Vaya por delante decirles que este escrito nació por la elaboración de un pastel.
Yo, que desde hace prácticamente diez años escribo mis humildes letras para todos ustedes, no dejo de ensalzar mi tierra como aquella en la que se dibujan senderos dorados bajo árboles verdes, llenos de azul y de pájaros.
Esa tierra mía, que es nuestra, de la que bebo agua de la fuente, agua alegre que parece que ha llegado de la misma rosa.
Donde los silencios se quedan apartados y hasta las mismas nubes advierten que la tarde ya está terminada.
En ese mismo lugar en el que hay vientos tristes y brisas animadas.
Esta, mi tierra Navarra, les digo con rubor, que no conozco.
…Que ojalá hubiese visitado todos los pueblos que la conforman y hablado con las gentes que los habitan.
Me gustaría escuchar al lugareño apuntarme cuándo se restauró el campanario y si fue buena la cosecha de ese año.
Si las estrellas se ven parpadear en agosto como hogueras que hacen los habitantes del universo para que les veamos.
Si nacieron más niños que caracoles y si resbalan los besos de los enamorados junto al margen de los ríos caudales o medianos o más chicos.
No conozco mi tierra, ¡maldita sea!
Y no tengo excusa ni me escudo por vivir casi la mitad de mi vida en una isla que sí conozco y de la que he escrito libros y más poemas.
La otra tarde leí una noticia en la que una joven repostera fundaba su pastelería siguiendo el legado de su abuelo. Un abuelo que le inculcó utilizar todos los productos que pudiera de su localidad, que serán muchos, y que no dejó de infundirle el amor al pueblo.

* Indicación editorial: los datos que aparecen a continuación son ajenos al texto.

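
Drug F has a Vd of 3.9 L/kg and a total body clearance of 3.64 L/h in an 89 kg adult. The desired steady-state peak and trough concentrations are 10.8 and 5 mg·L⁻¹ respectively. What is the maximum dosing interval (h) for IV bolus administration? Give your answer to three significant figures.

73.4 h

Vd = 3.9 L/kg × 89 kg = 347.1 L
k = CL / Vd = 3.640 / 347.1 = 0.01049 h⁻¹
Between IV bolus doses, concentration decays as C = C₀·e^(−kτ), so C_peak/C_trough = e^(kτ).
τ_max = ln(C_peak/C_trough) / k = ln(10.8/5) / 0.01049 = 0.7701 / 0.01049 = 73.41 h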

Esta repostera hoy abre su tienda de dulces, hojaldres y bizcochos en su pueblo natal, San Martín de Unx. Un pueblo que no conozco. Un lugar como otros tantos que no he visitado.
Allí donde los grillos cantarán su copla que yo no he oído y los chopos se contornearán en las sendas moviendo sus hojas plateadas.
Pero no todo está perdido. Aún me queda, o eso espero, espiar muchas lunas pálidas, agarrar la mano de mi segundo retoño y naufragar, infantil y curioso, por esta tierra mía, que todavía no he atisbado.
Y al fin llegar a San Martín de Unx y a otros tantos pueblos para saborear, entre otras cosas, las tartas de queso, sus galletas o pastas que se comen como pipas, mientras escucho cómo me cuenta la joven repostera viejas historias de su abuelo Pedro.